How Soon After an ACL Tear Should You Have Surgery?

An anterior cruciate ligament (ACL) tear occurs when the strong band of tissue connecting your thigh bone to your shin bone within the knee is stretched, partially torn, or completely ruptured. This common injury often results from sudden stops, changes in direction, or awkward landings in sports. While surgery is often considered for an ACL tear, its optimal timing is a common question.

Deciding on Surgical Intervention

Not every ACL tear requires surgery. The decision to proceed with surgical reconstruction versus non-surgical management depends on several individual factors, including a person’s age, activity level, and the presence of other knee injuries. For instance, older adults or individuals with a less active lifestyle, or those with only partial tears and no instability symptoms, might find non-surgical approaches, such as physical therapy and bracing, sufficient.

However, for active individuals, especially those involved in sports requiring pivoting, turning, or hard-cutting movements, surgical intervention is often recommended. A complete ACL tear, the most common type, typically cannot heal effectively without surgery due to the ligament’s limited blood supply. Without stabilization, an unstable knee can lead to further damage to other structures, such as the meniscus or cartilage, over time. The goal of surgery is to restore knee stability, allowing a return to desired activity levels and preventing further joint damage.

Key Considerations for Surgical Timing

Once the decision for ACL reconstruction is made, the timing of surgery becomes a significant factor influencing recovery and outcomes. Orthopedic surgeons often advise delaying surgery for several weeks after the initial injury. This delay allows initial swelling and inflammation in the knee to subside, which can improve the surgical environment and reduce complications.

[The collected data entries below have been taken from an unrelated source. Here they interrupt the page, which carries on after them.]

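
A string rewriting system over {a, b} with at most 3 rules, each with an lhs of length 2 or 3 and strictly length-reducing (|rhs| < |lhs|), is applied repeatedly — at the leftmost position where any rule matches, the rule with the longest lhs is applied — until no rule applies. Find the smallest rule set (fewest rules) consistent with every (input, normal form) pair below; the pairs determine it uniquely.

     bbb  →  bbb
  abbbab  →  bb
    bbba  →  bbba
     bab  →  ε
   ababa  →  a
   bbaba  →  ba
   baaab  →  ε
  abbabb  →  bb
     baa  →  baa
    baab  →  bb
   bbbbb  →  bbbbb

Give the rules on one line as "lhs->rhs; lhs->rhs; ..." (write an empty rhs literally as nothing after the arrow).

aab->b; ab->b; bab->

  | bbb
  | abbbab => bbbab => bb
  | bbba
  | bab => ε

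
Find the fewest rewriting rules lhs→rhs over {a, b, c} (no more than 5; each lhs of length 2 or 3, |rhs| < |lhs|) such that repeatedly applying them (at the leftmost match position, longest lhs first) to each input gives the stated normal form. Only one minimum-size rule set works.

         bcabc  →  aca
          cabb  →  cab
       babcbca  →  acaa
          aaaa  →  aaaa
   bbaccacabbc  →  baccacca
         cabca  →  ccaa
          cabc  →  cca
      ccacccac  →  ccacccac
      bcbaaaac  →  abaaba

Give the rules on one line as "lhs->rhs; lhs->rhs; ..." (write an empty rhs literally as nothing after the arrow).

aac->ba; abc->ca; bb->b; bc->a

  | bcabc => aabc => aca
  | cabb => cab
  | babcbca => bcabca => aabca => acaa
  | aaaa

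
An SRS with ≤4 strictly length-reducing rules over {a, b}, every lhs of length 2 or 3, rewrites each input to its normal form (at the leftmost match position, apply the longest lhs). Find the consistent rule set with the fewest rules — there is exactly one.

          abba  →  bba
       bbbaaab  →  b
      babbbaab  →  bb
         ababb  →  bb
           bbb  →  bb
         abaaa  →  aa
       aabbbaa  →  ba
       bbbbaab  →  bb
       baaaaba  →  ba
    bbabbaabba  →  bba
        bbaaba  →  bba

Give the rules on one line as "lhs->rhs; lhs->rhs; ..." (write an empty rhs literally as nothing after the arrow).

ab->b; baa->a; bbb->bb

  | abba => bba
  | bbbaaab => bbaaab => baab => ab => b
  | babbbaab => bbbbaab => bbbaab => bbaab => bab => bb
  | ababb => babb => bbb => bb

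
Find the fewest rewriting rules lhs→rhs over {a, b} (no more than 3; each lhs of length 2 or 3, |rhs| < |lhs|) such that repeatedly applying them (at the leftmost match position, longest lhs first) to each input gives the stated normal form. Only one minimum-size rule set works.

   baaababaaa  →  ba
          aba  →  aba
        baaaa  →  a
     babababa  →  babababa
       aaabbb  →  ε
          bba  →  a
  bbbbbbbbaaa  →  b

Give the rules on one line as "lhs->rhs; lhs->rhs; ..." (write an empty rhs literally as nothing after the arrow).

  | baaababaaa => bbbabaaa => babaaa => babb => ba
  | aba
  | baaaa => bba => a
  | babababa

aaa->b; bb->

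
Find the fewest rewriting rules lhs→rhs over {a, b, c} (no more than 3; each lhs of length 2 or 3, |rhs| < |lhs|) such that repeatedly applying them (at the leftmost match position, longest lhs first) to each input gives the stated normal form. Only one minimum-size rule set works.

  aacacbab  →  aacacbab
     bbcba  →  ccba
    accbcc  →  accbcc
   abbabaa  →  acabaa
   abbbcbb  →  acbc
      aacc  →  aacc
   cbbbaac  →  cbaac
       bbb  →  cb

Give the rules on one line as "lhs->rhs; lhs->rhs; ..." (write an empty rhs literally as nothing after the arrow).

bb->c; cbb->c

  | aacacbab
  | bbcba => ccba
  | accbcc
  | abbabaa => acabaa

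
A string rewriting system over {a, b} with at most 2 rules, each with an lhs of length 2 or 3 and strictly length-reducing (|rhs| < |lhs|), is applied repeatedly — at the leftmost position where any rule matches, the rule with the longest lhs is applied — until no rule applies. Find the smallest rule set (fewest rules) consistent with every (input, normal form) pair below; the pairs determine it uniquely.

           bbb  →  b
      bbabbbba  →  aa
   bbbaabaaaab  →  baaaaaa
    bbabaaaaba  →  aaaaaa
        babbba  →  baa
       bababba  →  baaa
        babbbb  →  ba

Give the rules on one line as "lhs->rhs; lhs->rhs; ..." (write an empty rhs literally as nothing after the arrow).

ab->a; bb->

  | bbb => b
  | bbabbbba => abbbba => abbba => abba => aba => aa
  | bbbaabaaaab => baabaaaab => baaaaaab => baaaaaa
  | bbabaaaaba => abaaaaba => aaaaaba => aaaaaa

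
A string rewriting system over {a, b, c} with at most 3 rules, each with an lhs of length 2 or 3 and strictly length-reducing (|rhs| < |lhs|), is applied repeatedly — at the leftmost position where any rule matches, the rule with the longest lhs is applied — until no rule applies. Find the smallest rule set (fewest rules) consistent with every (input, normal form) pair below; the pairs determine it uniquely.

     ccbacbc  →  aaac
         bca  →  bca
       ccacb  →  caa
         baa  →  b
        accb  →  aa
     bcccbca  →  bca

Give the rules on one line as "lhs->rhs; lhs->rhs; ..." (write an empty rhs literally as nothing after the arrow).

ba->b; cb->a; cc->c

  | ccbacbc => cbacbc => aacbc => aaac
  | bca
  | ccacb => cacb => caa
  | baa => ba => b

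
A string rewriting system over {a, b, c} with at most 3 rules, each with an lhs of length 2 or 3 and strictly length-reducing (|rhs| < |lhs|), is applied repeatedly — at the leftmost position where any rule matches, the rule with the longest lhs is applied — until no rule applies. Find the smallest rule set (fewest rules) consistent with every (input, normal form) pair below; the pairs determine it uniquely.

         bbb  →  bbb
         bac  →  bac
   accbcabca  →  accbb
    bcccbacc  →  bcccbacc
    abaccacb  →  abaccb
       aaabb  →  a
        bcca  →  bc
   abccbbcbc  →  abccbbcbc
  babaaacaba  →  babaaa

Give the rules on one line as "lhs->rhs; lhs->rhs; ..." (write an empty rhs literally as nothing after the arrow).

  | bbb
  | bac
  | accbcabca => accbbca => accbb
  | bcccbacc

aab->a; ca->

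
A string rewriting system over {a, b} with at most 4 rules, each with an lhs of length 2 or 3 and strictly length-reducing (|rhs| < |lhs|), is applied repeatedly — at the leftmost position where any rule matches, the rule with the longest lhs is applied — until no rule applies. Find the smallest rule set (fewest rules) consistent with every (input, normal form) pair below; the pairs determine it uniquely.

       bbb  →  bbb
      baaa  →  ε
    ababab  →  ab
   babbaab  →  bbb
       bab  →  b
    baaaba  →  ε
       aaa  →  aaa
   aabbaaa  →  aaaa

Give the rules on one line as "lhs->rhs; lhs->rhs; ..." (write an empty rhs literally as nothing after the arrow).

  | bbb
  | baaa => ba => ε
  | ababab => abab => ab
  | babbaab => bbaab => bbb

abb->; ba->; baa->b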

Restoring full range of motion (ROM) in the injured knee before surgery is another important consideration. Many patients engage in “prehabilitation” (prehab) during this waiting period, involving targeted exercises to reduce swelling, regain knee extension and flexion, and strengthen the muscles around the knee. Research indicates that achieving a “quiet knee” with minimal swelling and full ROM before surgery can lead to a smoother recovery, including reduced post-operative pain and faster progress in rehabilitation. Prehab also helps minimize muscle loss that occurs after an ACL injury, contributing to better long-term knee function.

Outcomes Based on Timing

The timing of ACL surgery influences potential benefits and drawbacks. Performing surgery too early, especially within the first few weeks when the knee is still swollen and inflamed, increases the risk of developing arthrofibrosis, a condition characterized by excessive scar tissue that limits knee motion and causes stiffness. Studies suggest that delaying reconstruction for at least three weeks significantly decreases the incidence of arthrofibrosis.

Conversely, delaying surgery for an extended period, particularly beyond six months, can increase the risk of secondary injuries to other knee structures, such as the meniscus and cartilage. For active individuals and younger patients, continued instability of the knee joint without a functioning ACL leads to progressive damage. Some studies indicate a 2% increased risk of medial meniscal tear for each week surgery is delayed in young athletes. While delaying surgery may offer benefits like better prehabilitation and reduced inflammation, a balance must be struck to prevent further damage inside the joint.